Crucially, the scheme will also cover the journalistic skills needed to meaningfully impact policy making, allowing participants to use their work to help promote peacebuilding at the top of governments. If progress is to be made, this is vital, say KAICIID regional experts.
“We as peacebuilding activists recognise the role of the media as an essential building block in the process of peacebuilding and dialogue promotion,” said Maya Sukar, KAICIID’s Capacity Building Consultant in the Arab region. “We know that the media is a key actor playing a vital role in a country’s social, economic, and governance system, and that it contributes in shaping the manner in which policy is made,” she added.

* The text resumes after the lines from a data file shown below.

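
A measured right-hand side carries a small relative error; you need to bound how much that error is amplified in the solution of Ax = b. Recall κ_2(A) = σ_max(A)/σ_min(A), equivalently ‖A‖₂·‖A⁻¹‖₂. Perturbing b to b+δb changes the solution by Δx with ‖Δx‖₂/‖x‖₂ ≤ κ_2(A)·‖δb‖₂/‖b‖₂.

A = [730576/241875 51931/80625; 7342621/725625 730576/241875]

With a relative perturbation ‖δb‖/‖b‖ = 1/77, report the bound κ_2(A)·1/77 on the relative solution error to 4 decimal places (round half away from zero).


form AᵀA = [93948407641/842450625 9129277696/280816875; 9129277696/280816875 892820401/93605625] with trace 163174066/1347921 and determinant 9150625/1347921
char-poly roots: 121 and 75625/1347921
σ_max=√121=11, σ_min=√(75625/1347921)=(275/1161) → κ = 46.4400
worst-case relative error ≤ 46.4400 × 1/77 = 0.6031

0.6031


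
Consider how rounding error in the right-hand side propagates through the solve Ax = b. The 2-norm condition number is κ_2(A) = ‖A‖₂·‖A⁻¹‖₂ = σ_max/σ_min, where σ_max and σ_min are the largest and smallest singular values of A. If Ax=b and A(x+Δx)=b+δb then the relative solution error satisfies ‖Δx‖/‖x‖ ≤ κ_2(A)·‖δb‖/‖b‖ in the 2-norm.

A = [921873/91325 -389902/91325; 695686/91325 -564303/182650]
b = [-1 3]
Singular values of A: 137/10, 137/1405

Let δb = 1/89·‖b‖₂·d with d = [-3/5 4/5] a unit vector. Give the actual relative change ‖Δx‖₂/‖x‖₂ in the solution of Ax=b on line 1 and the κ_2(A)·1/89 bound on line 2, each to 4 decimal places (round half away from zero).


σ_max = 137/10, σ_min = 137/1405
κ = σ_max/σ_min = (137/10)/(137/1405) = 140.5000
perturbation bound = 140.5000·1/89 = 1.5787
solve Ax = b  →  x = [11.9006 28.3717]
2-norm of b is 3.1623; of x, 30.7665
δb = ε·‖b‖·d = [-0.0213 0.0284]; solving A·Δx = δb gives ‖Δx‖ = 0.3644
realised ‖Δx‖/‖x‖ = 0.0118
tightness: 0.0118 against a bound of 1.5787 (unrounded ratio ≈ 0.0075)

0.0118
1.5787


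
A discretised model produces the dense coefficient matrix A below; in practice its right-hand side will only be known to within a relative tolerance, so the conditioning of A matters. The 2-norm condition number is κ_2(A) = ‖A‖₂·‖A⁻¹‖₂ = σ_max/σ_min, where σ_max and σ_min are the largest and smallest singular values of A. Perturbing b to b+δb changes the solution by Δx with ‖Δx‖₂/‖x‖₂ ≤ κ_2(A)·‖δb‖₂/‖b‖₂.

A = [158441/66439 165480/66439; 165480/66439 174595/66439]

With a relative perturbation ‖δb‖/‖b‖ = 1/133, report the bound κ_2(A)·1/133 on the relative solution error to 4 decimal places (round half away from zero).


form AᵀA = [62410441/5248681 65530080/5248681; 65530080/5248681 68807425/5248681] with trace 156026/6241 and determinant 25/6241
λ_max, λ_min = (156026/6241 ± √24343488576/38950081)/2 = 25, 1/6241
σ_max=√25=5, σ_min=√(1/6241)=(1/79) → κ = 395.0000
perturbation bound = 395.0000·1/133 = 2.9699

2.9699


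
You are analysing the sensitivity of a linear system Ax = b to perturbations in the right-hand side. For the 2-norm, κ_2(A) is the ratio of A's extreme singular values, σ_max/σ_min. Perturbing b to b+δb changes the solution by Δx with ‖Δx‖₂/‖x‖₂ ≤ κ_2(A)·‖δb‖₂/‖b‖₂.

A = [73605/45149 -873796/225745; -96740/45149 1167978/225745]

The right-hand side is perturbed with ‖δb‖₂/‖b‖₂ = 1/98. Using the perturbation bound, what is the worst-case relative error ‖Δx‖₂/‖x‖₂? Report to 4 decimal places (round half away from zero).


3.5439

AᵀA = [14776323625/2038432201 -35461189260/2038432201; -35461189260/2038432201 85107682324/2038432201]; tr = 591029621/12061729, det = 240100/12061729
char-poly roots: 49 and 4900/12061729
κ = σ_max/σ_min = 7/(70/3473) = 347.3000
κ_2(A)·‖δb‖/‖b‖ = 3.5439


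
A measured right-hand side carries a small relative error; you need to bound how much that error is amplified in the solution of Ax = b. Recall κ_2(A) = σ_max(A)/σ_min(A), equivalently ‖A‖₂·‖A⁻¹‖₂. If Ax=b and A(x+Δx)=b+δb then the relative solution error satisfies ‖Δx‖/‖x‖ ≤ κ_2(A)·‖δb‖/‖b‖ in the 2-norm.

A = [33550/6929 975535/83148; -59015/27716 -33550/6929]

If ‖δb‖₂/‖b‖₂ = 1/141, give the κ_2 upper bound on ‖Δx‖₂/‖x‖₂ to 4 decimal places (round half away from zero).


M = AᵀA = [127174025/4545424 57202750/852267; 57202750/852267 6590268025/40908816]. tr(M)=22884125/121032, det(M)=9150625/3873024
λ_max, λ_min = (22884125/121032 ± √32721546075625/915546564)/2 = 3025/16, 3025/242064
κ = σ_max/σ_min = (55/4)/(55/492) = 123.0000
worst-case relative error ≤ 123.0000 × 1/141 = 0.8723

0.8723


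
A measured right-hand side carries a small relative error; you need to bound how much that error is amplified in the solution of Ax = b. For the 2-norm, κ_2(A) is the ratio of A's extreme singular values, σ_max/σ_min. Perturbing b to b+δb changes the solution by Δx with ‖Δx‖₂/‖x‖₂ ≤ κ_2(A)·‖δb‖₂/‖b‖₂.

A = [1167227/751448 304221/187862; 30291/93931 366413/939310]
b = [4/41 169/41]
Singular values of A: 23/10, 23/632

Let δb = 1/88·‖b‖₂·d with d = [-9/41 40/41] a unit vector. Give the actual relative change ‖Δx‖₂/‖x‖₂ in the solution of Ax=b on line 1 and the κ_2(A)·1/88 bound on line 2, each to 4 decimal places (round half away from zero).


0.0117
0.7182

largest singular value 23/10, smallest 23/632
condition number: (23/10) ÷ (23/632) = 63.2000
perturbation bound = 63.2000·1/88 = 0.7182
solve Ax = b  →  x = [-79.2924 76.1169]
‖b‖₂ = 4.1231 and ‖x‖₂ = 109.9139
re-solving with b+δb shifts x by Δx of norm 1.2875
relative error = 0.0117
tightness: 0.0117 against a bound of 0.7182 (unrounded ratio ≈ 0.0163)


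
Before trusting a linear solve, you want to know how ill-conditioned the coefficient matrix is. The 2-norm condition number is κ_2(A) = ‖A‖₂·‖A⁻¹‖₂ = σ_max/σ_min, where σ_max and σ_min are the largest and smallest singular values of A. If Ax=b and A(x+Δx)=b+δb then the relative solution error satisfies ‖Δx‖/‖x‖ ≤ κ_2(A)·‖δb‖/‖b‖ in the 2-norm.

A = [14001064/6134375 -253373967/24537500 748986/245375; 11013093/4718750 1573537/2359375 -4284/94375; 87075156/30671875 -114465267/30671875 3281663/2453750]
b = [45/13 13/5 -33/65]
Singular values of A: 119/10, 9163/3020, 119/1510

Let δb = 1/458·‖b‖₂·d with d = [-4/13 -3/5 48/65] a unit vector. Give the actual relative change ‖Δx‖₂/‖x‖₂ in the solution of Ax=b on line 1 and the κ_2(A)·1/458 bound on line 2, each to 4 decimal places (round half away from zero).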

KAICIID’s Partnership with MiCT
In addition to mentorship and training — which might be provided in-person, depending on the state of the COVID-19 pandemic — the programme will offer participants a grant to be used to produce content that follows the principles of dialogue journalism, helping the participants become active advocates for peace by shining the spotlight on stories that foster social cohesion. KAICIID has partnered with Media in Cooperation and Transition (MiCT), a global nonprofit that implements media development projects in crisis regions, to make this happen.
“I think that journalists have a problem talking about religious and interreligious topics because they don’t want their work to be misused for sectarian identity politics,” said Klaas Glenewinkel, MiCT’s co-founder and managing director.
“For that reason, they might neglect religious issues, which means there’s a vacuum which is maybe filled by people who want to stir-up problems associated with religious identity,” he added.
KAICIID’s partnership with MiCT will lead to the establishment of a Media for Peace Programme, composed by the Journalism Fellowship and the Media Policy Forum. In addition to producing content that will serve as a model for ethical reporting of interreligious issues in the future, the scheme’s participants will be invited to participate in the Media Policy Forum.
Bringing together senior journalists, commissioning editors, policymakers, and religious leaders from across the Arab region, the Media Policy Forum will see key stakeholders discuss the principles and ethics of good journalistic practice. Collectively, the group will conclude a set of recommendations for more sustainable conflict and religion reporting, and potentially publish a Media for Peace charter.
“By empowering young journalists in the Arab region with the required Dialogue Journalism skills for religion sensitive reporting, peacebuilding and social cohesion, they can become active advocates for peace and dialogue, contributing effectively to combating hate speech and bridging divides through their work. Journalists have a central role in driving public opinion, and if we can work with them to promote dialogue and pluralism, I am certain that we can make a difference for a better more cohesive world,” said KAICIID’s Secretary General Bin Muaammar.
The scheme isn’t KAICIID’s first foray into the world of media and peacebuilding — the Centre has been promoting the work of peace-minded journalists in the Central African Republic (CAR) since 2018.
Supporting an organization called the Peace Journalist Network, KAICIID has played an instrumental role in strengthening the capacity, skillset, and conflict-prevention literacy of the journalists in the war-torn African nation.